Implementation[edit]

#include <tonc.h>
#include "data.h"
#include "sprites.h"

#define MAP_WIDTH 64*8
#define MAP_HEIGHT 32*8

// The buffer to store the OAM entries between vblanks
OBJ_ATTR obj_buffer[128];

void loop() {
	int x = 0;
	int y = 0;
	int window_x = 0, window_y = 0;
	int player_x = 0, player_y = 0;
	
	// Get a pointer to the first OAM entry
	OBJ_ATTR *sprites= &obj_buffer[0];
	obj_set_attr(sprites, 
		ATTR0_TALL | ATTR0_8BPP,  // Tall 64x64 = 32x64				
		ATTR1_SIZE_64,			  // 64x64
		ATTR2_PALBANK(0) | 0);    // pal0, tid0

	while(1) {
		// Wait for VBlank
		vid_vsync();
		
		// Get the state of the input controls
		key_poll();
		
		// Get the state of the D-pad, adjust our x/y accordingly
		x += 2 * key_tri_horz();
		y += 2 * key_tri_vert();

		// Bound x and y by the size of the map.
		if (x < 0) 
			x = 0;
		else if (x > MAP_WIDTH) 
			x = MAP_WIDTH;
		
		if (y < 0) 
			y = 0;
		else if (y > MAP_HEIGHT) 
			y = MAP_HEIGHT;
		
		// If we're in the 1st quarter, lock the window on 0 and move the sprite
		if (x < VID_WIDTH/2) {
			window_x = 0;
			player_x = x;
		}
		// If we're in the 4th quarter, lock the window as far as possible 
		// without looping and move the sprite
		else if (x > MAP_WIDTH-VID_WIDTH/2) {
			window_x = MAP_WIDTH-VID_WIDTH;
			player_x = x - window_x;
		}
		// In the 2nd and 3rd quarter center the sprite and move the screen
		else {
			window_x = x - VID_WIDTH/2;
			player_x = VID_WIDTH/2;
		}

		// Same thing as before, but vertically.  If we're too close to the top
		// lock the screen and move the sprite.
		if (y < VID_HEIGHT/2) {
			window_y = 0;
			player_y = y;
		}
		// If we're too close to the bottom, lock the screen and move the sprite
		else if (y > MAP_HEIGHT-VID_HEIGHT/2) {
			window_y = MAP_HEIGHT-VID_HEIGHT;
			player_y = y - window_y;
		}
		// Lock the sprite and move the screen otherwise
		else {
			window_y = y - VID_HEIGHT/2;
			player_y = VID_HEIGHT/2;
		}

		// Set the window offset of BG2
		REG_BG2HOFS = window_x;
		REG_BG2VOFS = window_y; 
		
		// Change the sprite position
		obj_set_pos(sprites, player_x, player_y);

		// Copy the bufferred OAM entries to the actual OAM memory
		oam_copy(oam_mem, obj_buffer, 1);	// only need to update one
	}
}

int main()
{
	// Load the toiles into page 0
	memcpy(&tile_mem[0][0], (u8*)TS_PORTAL, 256*128);
	// Load the palette
	memcpy(pal_bg_mem, (u16*)PAL_PORTAL, 256*2);
	// Load the sceen entries into page 30
	memcpy(&se_mem[30], (u16*)LEVEL1, 64*32*2);
	// Load the sprites sprite into tile memory vram page 4
	memcpy(&tile_mem[4][0], spritesTiles, spritesTilesLen);
	// Load the palette memory into palette memory
	memcpy(pal_obj_mem, spritesPal, spritesPalLen);
	
	// Set mode 0, bg 2, sprites on, 1D sprites
	REG_DISPCNT = DCNT_MODE(0) | DCNT_BG2 | DCNT_OBJ | DCNT_OBJ_1D;

	// Setup BG2 to use 256 colors, with tiles on page 0, 
	// screen entries on page 30 and the size of 64x32t
	REG_BG2CNT = BG_8BPP | BG_CBB(0) | BG_SBB(30) | BG_REG_64x32;
	
	loop();

	return 0;
}

Fun Idea[edit]

What if we created a huge font using as many tiles as possible, then filled a simple 32x32 map with some text?

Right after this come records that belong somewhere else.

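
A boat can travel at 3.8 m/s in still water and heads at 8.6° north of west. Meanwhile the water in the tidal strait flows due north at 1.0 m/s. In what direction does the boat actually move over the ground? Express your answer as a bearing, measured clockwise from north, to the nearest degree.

293°

Taking east as x and north as y: velocity relative to the water = (-3.757, 0.568) m/s; the water relative to ground = (0.000, 1.000) m/s.
Velocity relative to ground = (-3.757, 0.568) + (0.000, 1.000) = (-3.757, 1.568) m/s.
Bearing = atan2(-3.76, 1.57) = 292.65° clockwise from north.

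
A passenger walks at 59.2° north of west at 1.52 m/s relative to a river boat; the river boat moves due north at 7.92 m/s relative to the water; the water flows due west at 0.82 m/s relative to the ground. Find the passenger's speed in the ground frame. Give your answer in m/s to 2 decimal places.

In east/north components (m/s): passenger relative to river boat = (-0.778, 1.306); river boat relative to water = (0.000, 7.920); water relative to ground = (-0.820, 0.000).
Sum = (-1.598, 9.226) m/s.
Speed = |(-1.598, 9.226)| = 9.363 m/s.

9.36 m/s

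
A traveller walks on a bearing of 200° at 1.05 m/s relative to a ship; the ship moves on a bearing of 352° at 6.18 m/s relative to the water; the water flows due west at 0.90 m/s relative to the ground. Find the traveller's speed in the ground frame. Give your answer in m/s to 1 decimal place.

5.6 m/s

In east/north components (m/s): traveller relative to ship = (-0.359, -0.987); ship relative to water = (-0.860, 6.120); water relative to ground = (-0.900, 0.000).
Sum = (-2.119, 5.133) m/s.
Speed = |(-2.119, 5.133)| = 5.553 m/s.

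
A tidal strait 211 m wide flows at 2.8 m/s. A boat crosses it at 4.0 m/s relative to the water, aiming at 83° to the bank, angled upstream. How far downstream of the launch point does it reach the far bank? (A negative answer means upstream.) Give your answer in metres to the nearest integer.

123 m

Perpendicular speed = 3.970 m/s; crossing time = 211 / 3.970 = 53.146 s.
Net downstream speed = 2.313 m/s.
Drift = 2.313 × 53.146 = 122.902 m (downstream).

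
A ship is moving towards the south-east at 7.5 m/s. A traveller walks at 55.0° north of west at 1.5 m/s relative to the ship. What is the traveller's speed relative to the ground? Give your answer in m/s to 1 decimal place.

Taking east as x and north as y: ship velocity = (5.303, -5.303) m/s; traveller velocity relative to ship = (-0.860, 1.229) m/s.
Velocity relative to ground = (5.303, -5.303) + (-0.860, 1.229) = (4.443, -4.075) m/s.
Speed = |(4.443, -4.075)| = 6.028 m/s.

6.0 m/s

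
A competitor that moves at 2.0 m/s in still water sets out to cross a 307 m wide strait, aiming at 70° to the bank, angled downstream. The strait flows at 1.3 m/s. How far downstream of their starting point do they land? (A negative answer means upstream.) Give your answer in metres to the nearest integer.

324 m

Perpendicular speed = 1.879 m/s; crossing time = 307 / 1.879 = 163.351 s.
Net downstream speed = 1.984 m/s.
Drift = 1.984 × 163.351 = 324.096 m (downstream).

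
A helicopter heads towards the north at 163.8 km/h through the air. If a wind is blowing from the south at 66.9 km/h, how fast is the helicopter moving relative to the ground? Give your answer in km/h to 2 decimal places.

Taking east as x and north as y: velocity relative to the air = (0.000, 163.800) km/h; the air relative to ground = (0.000, 66.900) km/h.
Velocity relative to ground = (0.000, 163.800) + (0.000, 66.900) = (0.000, 230.700) km/h.
Speed = |(0.000, 230.700)| = 230.700 km/h.

230.70 km/h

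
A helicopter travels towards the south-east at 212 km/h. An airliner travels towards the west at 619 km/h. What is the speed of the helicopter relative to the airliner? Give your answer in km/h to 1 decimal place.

783.4 km/h

Taking east as x and north as y: helicopter velocity = (149.907, -149.907) km/h; airliner velocity = (-619.000, 0.000) km/h.
Velocity of helicopter relative to airliner = (149.907, -149.907) − (-619.000, 0.000) = (768.907, -149.907) km/h.
Magnitude = |(768.907, -149.907)| = 783.383 km/h.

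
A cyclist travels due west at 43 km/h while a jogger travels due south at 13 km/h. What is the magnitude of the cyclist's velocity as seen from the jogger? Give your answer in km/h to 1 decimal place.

Taking east as x and north as y: cyclist velocity = (-43.000, 0.000) km/h; jogger velocity = (0.000, -13.000) km/h.
Velocity of cyclist relative to jogger = (-43.000, 0.000) − (0.000, -13.000) = (-43.000, 13.000) km/h.
Magnitude = |(-43.000, 13.000)| = 44.922 km/h.

44.9 km/h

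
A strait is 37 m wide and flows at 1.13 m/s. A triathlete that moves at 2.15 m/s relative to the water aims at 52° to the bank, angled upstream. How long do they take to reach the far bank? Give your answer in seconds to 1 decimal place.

21.8 s

The component of the triathlete's velocity perpendicular to the bank is 2.15 × sin 52° = 1.694 m/s.
The current is parallel to the bank, so it does not affect the crossing time.
Time = 37 / 1.694 = 21.839 s.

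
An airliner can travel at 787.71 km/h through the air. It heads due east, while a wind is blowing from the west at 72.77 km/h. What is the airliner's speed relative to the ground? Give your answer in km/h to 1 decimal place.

Taking east as x and north as y: velocity relative to the air = (787.710, 0.000) km/h; the air relative to ground = (72.770, 0.000) km/h.
Velocity relative to ground = (787.710, 0.000) + (72.770, 0.000) = (860.480, 0.000) km/h.
Speed = |(860.480, 0.000)| = 860.480 km/h.

860.5 km/h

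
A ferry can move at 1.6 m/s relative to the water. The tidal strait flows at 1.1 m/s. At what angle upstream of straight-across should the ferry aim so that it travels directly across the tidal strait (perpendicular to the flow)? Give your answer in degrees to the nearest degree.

43°

To cancel the current, the upstream component of the ferry's velocity must equal the flow: 1.6 sin θ = 1.1.
sin θ = 1.1 / 1.6 = 0.6875.
θ = arcsin(0.6875) = 43.433°.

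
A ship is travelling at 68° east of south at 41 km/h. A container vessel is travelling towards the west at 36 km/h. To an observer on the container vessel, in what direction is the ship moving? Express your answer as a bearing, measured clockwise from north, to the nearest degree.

Taking east as x and north as y: ship velocity = (38.015, -15.359) km/h; container vessel velocity = (-36.000, 0.000) km/h.
Velocity of ship relative to container vessel = (38.015, -15.359) − (-36.000, 0.000) = (74.015, -15.359) km/h.
Bearing = atan2(74.01, -15.36) = 101.72° clockwise from north.

102°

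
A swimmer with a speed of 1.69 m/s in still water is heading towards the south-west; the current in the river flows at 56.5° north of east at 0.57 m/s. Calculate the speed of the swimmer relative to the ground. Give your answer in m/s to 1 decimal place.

1.1 m/s

Taking east as x and north as y: velocity relative to the water = (-1.195, -1.195) m/s; the water relative to ground = (0.315, 0.475) m/s.
Velocity relative to ground = (-1.195, -1.195) + (0.315, 0.475) = (-0.880, -0.720) m/s.
Speed = |(-0.880, -0.720)| = 1.137 m/s.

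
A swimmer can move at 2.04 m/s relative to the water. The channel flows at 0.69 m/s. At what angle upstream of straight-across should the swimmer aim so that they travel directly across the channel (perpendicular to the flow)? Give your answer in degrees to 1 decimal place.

19.8°

To cancel the current, the upstream component of the swimmer's velocity must equal the flow: 2.04 sin θ = 0.69.
sin θ = 0.69 / 2.04 = 0.3382.
θ = arcsin(0.3382) = 19.769°.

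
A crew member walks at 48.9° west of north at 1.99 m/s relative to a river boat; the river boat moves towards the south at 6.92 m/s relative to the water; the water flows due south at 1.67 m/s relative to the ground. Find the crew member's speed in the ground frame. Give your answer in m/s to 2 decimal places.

7.43 m/s

In east/north components (m/s): crew member relative to river boat = (-1.500, 1.308); river boat relative to water = (0.000, -6.920); water relative to ground = (0.000, -1.670).
Sum = (-1.500, -7.282) m/s.
Speed = |(-1.500, -7.282)| = 7.435 m/s.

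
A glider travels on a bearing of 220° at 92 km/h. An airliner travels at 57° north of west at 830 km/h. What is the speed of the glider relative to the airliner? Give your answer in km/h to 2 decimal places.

861.40 km/h

Taking east as x and north as y: glider velocity = (-59.136, -70.476) km/h; airliner velocity = (-452.050, 696.097) km/h.
Velocity of glider relative to airliner = (-59.136, -70.476) − (-452.050, 696.097) = (392.914, -766.573) km/h.
Magnitude = |(392.914, -766.573)| = 861.403 km/h.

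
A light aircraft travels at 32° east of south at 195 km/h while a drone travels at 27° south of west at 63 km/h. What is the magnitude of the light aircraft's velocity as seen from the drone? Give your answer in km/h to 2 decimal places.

210.08 km/h

Taking east as x and north as y: light aircraft velocity = (103.334, -165.369) km/h; drone velocity = (-56.133, -28.601) km/h.
Velocity of light aircraft relative to drone = (103.334, -165.369) − (-56.133, -28.601) = (159.468, -136.768) km/h.
Magnitude = |(159.468, -136.768)| = 210.084 km/h.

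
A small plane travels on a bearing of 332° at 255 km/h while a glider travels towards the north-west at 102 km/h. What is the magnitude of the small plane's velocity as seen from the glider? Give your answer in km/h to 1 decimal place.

Taking east as x and north as y: small plane velocity = (-119.715, 225.152) km/h; glider velocity = (-72.125, 72.125) km/h.
Velocity of small plane relative to glider = (-119.715, 225.152) − (-72.125, 72.125) = (-47.590, 153.027) km/h.
Magnitude = |(-47.590, 153.027)| = 160.256 km/h.

160.3 km/h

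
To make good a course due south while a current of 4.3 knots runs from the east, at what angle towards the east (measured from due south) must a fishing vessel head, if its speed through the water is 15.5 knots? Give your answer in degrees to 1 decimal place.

The current pushes perpendicular to the desired track; the heading must have a component into the current equal to 4.3 knots: 15.5 sin θ = 4.3.
sin θ = 0.2774, so θ = 16.106°.

16.1°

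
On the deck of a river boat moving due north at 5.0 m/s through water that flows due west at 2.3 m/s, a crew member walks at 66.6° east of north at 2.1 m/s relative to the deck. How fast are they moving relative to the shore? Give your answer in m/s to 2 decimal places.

In east/north components (m/s): crew member relative to river boat = (1.927, 0.834); river boat relative to water = (0.000, 5.000); water relative to ground = (-2.300, 0.000).
Sum = (-0.373, 5.834) m/s.
Speed = |(-0.373, 5.834)| = 5.846 m/s.

5.85 m/s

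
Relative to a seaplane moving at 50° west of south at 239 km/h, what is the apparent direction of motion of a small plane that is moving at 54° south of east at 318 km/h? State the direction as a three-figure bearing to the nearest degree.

106°

Taking east as x and north as y: small plane velocity = (186.916, -257.267) km/h; seaplane velocity = (-183.085, -153.626) km/h.
Velocity of small plane relative to seaplane = (186.916, -257.267) − (-183.085, -153.626) = (370.000, -103.641) km/h.
Bearing = atan2(370.00, -103.64) = 105.65° clockwise from north.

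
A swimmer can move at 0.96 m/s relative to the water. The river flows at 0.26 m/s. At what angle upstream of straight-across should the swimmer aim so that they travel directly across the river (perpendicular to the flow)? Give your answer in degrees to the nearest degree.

To cancel the current, the upstream component of the swimmer's velocity must equal the flow: 0.96 sin θ = 0.26.
sin θ = 0.26 / 0.96 = 0.2708.
θ = arcsin(0.2708) = 15.714°.

16°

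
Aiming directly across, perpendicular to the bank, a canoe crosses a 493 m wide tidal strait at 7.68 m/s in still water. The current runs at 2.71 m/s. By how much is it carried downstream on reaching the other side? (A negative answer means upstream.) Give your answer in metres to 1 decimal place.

174.0 m

Perpendicular speed = 7.680 m/s; crossing time = 493 / 7.680 = 64.193 s.
Net downstream speed = 2.710 m/s.
Drift = 2.710 × 64.193 = 173.962 m (downstream).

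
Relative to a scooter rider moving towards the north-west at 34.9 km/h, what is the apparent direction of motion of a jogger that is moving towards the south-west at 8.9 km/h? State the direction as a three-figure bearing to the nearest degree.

149°

Taking east as x and north as y: jogger velocity = (-6.293, -6.293) km/h; scooter rider velocity = (-24.678, 24.678) km/h.
Velocity of jogger relative to scooter rider = (-6.293, -6.293) − (-24.678, 24.678) = (18.385, -30.971) km/h.
Bearing = atan2(18.38, -30.97) = 149.31° clockwise from north.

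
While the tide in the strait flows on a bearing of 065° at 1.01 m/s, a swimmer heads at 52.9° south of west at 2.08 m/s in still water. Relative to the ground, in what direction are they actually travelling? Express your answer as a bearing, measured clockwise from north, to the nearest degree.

Taking east as x and north as y: velocity relative to the water = (-1.255, -1.659) m/s; the water relative to ground = (0.915, 0.427) m/s.
Velocity relative to ground = (-1.255, -1.659) + (0.915, 0.427) = (-0.339, -1.232) m/s.
Bearing = atan2(-0.34, -1.23) = 195.40° clockwise from north.

195°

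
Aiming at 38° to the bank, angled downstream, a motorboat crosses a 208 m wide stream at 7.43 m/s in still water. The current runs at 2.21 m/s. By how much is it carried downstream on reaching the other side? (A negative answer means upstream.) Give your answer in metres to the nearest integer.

Perpendicular speed = 4.574 m/s; crossing time = 208 / 4.574 = 45.471 s.
Net downstream speed = 8.065 m/s.
Drift = 8.065 × 45.471 = 366.718 m (downstream).

367 m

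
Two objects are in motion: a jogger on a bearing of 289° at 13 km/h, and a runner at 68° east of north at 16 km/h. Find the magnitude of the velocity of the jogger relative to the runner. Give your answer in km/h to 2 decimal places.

Taking east as x and north as y: jogger velocity = (-12.292, 4.232) km/h; runner velocity = (14.835, 5.994) km/h.
Velocity of jogger relative to runner = (-12.292, 4.232) − (14.835, 5.994) = (-27.127, -1.761) km/h.
Magnitude = |(-27.127, -1.761)| = 27.184 km/h.

27.18 km/h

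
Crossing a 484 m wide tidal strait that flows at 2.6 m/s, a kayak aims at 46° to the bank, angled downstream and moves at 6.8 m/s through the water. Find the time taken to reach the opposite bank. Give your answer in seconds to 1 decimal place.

The component of the kayak's velocity perpendicular to the bank is 6.8 × sin 46° = 4.892 m/s.
The current is parallel to the bank, so it does not affect the crossing time.
Time = 484 / 4.892 = 98.947 s.

98.9 s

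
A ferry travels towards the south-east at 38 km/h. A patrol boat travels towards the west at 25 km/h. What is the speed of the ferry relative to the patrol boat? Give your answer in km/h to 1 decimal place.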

Now let's start scrolling to the right. Every eight pixels we scroll, change the map just right of the window to be the next column of our text. Now we've got the workings of a full screen text scroller. Combine this with another background using the raster bar effects we've already worked with and we've got quite a nice demo routine!